Two thousand two hundred forty three (2,243) members attended the general meeting. Said Resolusyon Blg. 265 was
submitted to the general assembly for approval. Two Thousand one hundred seven (2,107) members voted in favor and
thirty six (36) voted against the resolution. In said general membership meeting the 1986 CBA was ratified by the
members.

Under said resolution, each member of the union was assessed P1,098.00 to be deducted from the lump sum of
P10,980.00 which each employee was to receive under the CBA. Private respondents protested the deduction and
refused to sign the authorization slip for the deduction. Petitioner passed a resolution on January 6, 1987, (Annex 9,
Private Respondents' Comment, p. 169, Rollo) expelling private respondents from the union. SMB held in trust the amount
of P1,098.00 pertaining to each private respondent.

On January 8, 1987, private respondents Antonio Magsipoc and Abundio Ibasco filed a complaint (Annex I, Petition, p.
59, Rollo) docketed as NLRC-NCR Case No. 1-092-87, before the Arbitration Branch, National Capital Region, National
Labor Relations Commission for illegal and exorbitant deduction and illegal expulsion from the union. In February, 1987, a
similar complaint docketed as NLRC Case No. 00-02-00731-87 was filed by private respondents Carlos Villarante and
Bienvenido Ramirez.

On January 29, 1987, petitioner filed a motion to dismiss (Annex A, Petition, pp. 34-35, Rollo) Case No. 1-092-87 on the
ground of lack of jurisdiction of NLRC. On February 4, 1987, respondent Labor Arbiter Manuel Asuncion issued an order
(Annex B, Petition, pp. 36-37, Rollo) denying the motion to dismiss.
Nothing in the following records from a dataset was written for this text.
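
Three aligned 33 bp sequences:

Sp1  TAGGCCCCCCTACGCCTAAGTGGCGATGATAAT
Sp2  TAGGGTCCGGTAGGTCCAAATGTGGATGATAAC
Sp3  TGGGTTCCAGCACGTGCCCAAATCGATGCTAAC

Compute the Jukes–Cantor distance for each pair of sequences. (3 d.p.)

d(Sp1,Sp2) = 0.441, d(Sp1,Sp3) = 0.871, d(Sp2,Sp3) = 0.497

Sp1–Sp2: 11/33 sites differ → p ≈ 0.333333, d = −0.75 ln(1 − 0.444444) = 0.440839 ≈ 0.441.
Sp1–Sp3: 17/33 sites differ → p ≈ 0.515152, d = −0.75 ln(1 − 0.686869) = 0.870850 ≈ 0.871.
Sp2–Sp3: 12/33 sites differ → p ≈ 0.363636, d = −0.75 ln(1 − 0.484848) = 0.497470 ≈ 0.497.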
It appears that the two cases were consolidated, and
respondent Labor Arbiter proceeded to take cognizance of the cases and directed the parties to file their position papers.
Only private respondents filed their position paper with petitioner continuing to refuse to submit to the jurisdiction of the
Labor Arbiter.

On May 29, 1987, respondent Labor Arbiter rendered a decision (Annex C, Petition, pp. 39-43, Rollo) finding the
questioned assessment illegal and ordering petitioner and SMB to return the amount of P1,098.00 to each of private
respondents; declaring the expulsion of private respondents from the union null and void; and ordering petitioner to desist
from expelling the members who objected to the deduction of the questioned assessment from their CBA differentials.

Petitioner seasonably filed a notice of appeal (Annex K, Petition, p. 61, Rollo) with respondent National Labor Relations
Commission. On October 12, 1987, the NLRC issued a resolution (Annex D, Petition, pp. 44-46, Rollo) affirming the
decision of respondent Labor Arbiter and dismissing the appeal. Petitioner filed a motion for reconsideration but the same
was denied in a resolution dated January 11, 1988. (Annex E, Petition, p. 47, Rollo).
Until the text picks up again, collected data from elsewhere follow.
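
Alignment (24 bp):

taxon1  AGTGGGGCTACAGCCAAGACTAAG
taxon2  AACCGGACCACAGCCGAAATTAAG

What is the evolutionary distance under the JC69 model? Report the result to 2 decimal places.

0.44

The sequences differ at 8 of 24 sites (2, 3, 4, 7, 9, 16, 18, 20), so p = 8/24 ≈ 0.333333.
d = −(3/4) ln(1 − 4p/3) = −0.75 ln(1 − 0.444444) = −0.75 ln(0.555556)
  = −0.75 × (-0.587786) = 0.440840 substitutions/site.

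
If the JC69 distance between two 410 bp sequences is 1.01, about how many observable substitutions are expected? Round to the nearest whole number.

228

Invert JC69: p = (3/4)(1 − e^(−4d/3)) = 0.75 × (1 − e^(-1.346667)) = 0.75 × (1 − 0.260106) = 0.554921.
Expected differing sites = pL ≈ 0.554921 × 410 = 227.51761 ≈ 228.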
Hence, the instant recourse under the following assigned errors:

1. The NLRC committed reversible error in assuming jurisdiction over the person of petitioner union;

2. The NLRC committed a reversible error in assuming jurisdiction over the nature of the action;

3. The NLRC committed reversible error in declaring the sum from which the special assessment is made,
is a wage, that it is a deduction from a wage and that it is an attorney's fee. (pp. 12-13, Rollo)

The second assigned error raising as it does the central issue of jurisdiction, attention must be focused on the same. It is
fundamental that jurisdiction over the subject matter is conferred by law (Tijam vs. Sibonghanoy, 23 SCRA 29 [1968]) and
is determined by the allegations of the complaint, irrespective of whether or not the plaintiff is entitled to recover upon all
or some of the claims asserted therein (Serrano vs. Muoz (Hi) Motors, Inc., 21 SCRA 1085 [1967]).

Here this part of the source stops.